The present invention relates to a three-dimensional measuring apparatus having an optical probe built therein for measuring the three-dimensional shape of a curved face such as an aspherical lens or the like in a non-contacting manner with superhigh accuracy.
The simplest three-dimensional measuring apparatus incorporating an optical probe is equipped with a microscope as a probe. The microscope is moved to a position where an image is monitored most clearly, and the x, y, and z coordinates at the position are read. The measuring apparatus of this type has the drawbacks, for example, that an image is not clearly found at a point of an error in focal depth or at a smooth surface without a flaw such as a lens surface. Even a measuring apparatus with an auto-focusing function based on an optical trigonometrical measurement cannot measure an inclined surface.
In a focus adjusting optical system disclosed in U.S. Pat. No. 2,897,722, the light is condensed at a surface to be measured and the reflecting light from the surface is divided into two by a beam splitter. The difference of the quantities of light passing through pin holes provided in front of and to the rear of (behind) the focal point is used as an error signal for focus adjustment. Accordingly, the prior system makes it possible to measure an inclined surface inclined in an optional direction. Nevertheless, errors occur with the prior art system, depending on the inclining direction of the surface.
That is, in the focus adjusting method of U.S. Pat. No. 2,897,722, since the direction of light passing through the beam splitter differs depending on the inclining direction of the surface to be measured, the separating or dividing ratio of light is changed according to the focus adjusting method disclosed in U.S. Pat. No. 2,897,722. This results in the focal point being different for different inclining directions of the surface to be measured, thus causing a measuring error.
Another prior art shape measuring apparatus, revealed in Japanese Laid-open Patent Publication No. 2-134506 by one of the inventors of the present invention, utilizes a focus controlling method which is capable of controlling an optical probe supported by a coil spring with considerably high accuracy, i.e., within approximately 0.01 .mu.m to the focus in about 20 mm range in the z-axis direction by means of a linear motor.

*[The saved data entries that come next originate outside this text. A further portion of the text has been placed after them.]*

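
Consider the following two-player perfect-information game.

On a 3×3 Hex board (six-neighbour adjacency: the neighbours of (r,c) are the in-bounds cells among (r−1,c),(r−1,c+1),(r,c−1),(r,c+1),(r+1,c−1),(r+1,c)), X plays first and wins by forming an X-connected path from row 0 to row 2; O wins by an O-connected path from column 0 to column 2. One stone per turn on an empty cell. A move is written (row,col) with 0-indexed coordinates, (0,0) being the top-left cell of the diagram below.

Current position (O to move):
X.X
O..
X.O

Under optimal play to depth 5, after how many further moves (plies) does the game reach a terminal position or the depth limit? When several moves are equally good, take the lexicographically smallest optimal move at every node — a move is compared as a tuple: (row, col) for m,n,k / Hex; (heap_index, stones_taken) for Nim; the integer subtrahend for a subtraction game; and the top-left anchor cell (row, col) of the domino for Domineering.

ply 1, O at X.X/O../X.O | (0,1)=-1→XOX/O../X.O; (1,1)=+1→X.X/OO./X.O*; (1,2)=-1→X.X/O.O/X.O; (2,1)=-1→X.X/O../XOO
ply 2, X at X.X/OO./X.O | (0,1)=-1→XXX/OO./X.O*; (1,2)=-1→X.X/OOX/X.O; (2,1)=-1→X.X/OO./XXO
ply 3, O at XXX/OO./X.O | (1,2)=+1→XXX/OOO/X.O*; (2,1)=+1→XXX/OO./XOO
ply 4: XXX/OOO/X.O is terminal -1 (X); from X.X/O../X.O depth 5

PV length from [X.X/O../X.O]: 3 plies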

However, the following disadvantages are inherent in the structure of the shape measuring apparatus of Japanese Laid-open Patent Publication No. 2-134506, wherein a linear motor for driving the optical probe is arranged above an optical probe and a coil spring is arranged above the linear motor:
(1) It is desirable that the driving position of the linear motor is in the vicinity of the center of the z-axis movable section. Otherwise, during driving of the linear motor the torque for rotating the movable section worsens the moving perpendicularity in the z-axis direction. If the moving perpendicularity in the z-axis direction is poor, the measuring accuracy is deteriorated and the focus controlling efficiency is lowered. Although it is better to support the supporting spring at the center of gravity thereof, the prior art structure cannot realize this.
(2) It is difficult to extend the movable range in the z-axis direction of the optical probe so as to obtain a larger measuring area, because the space is too limited to provide a magnetic circuit of a length not smaller than the movable range of the linear motor.
Moreover, in the above shape measuring apparatus, the optical probe of the shape measuring apparatus is supported by the coil spring, and the tension of the coil spring is changed due to the expansion/contraction thereof in accordance with the movement of the optical probe, thus bringing about errors in focus servo. Moreover, if the movable range of the optical probe in the z-axis direction is increased, it causes the optical probe to become unable to track the focal point.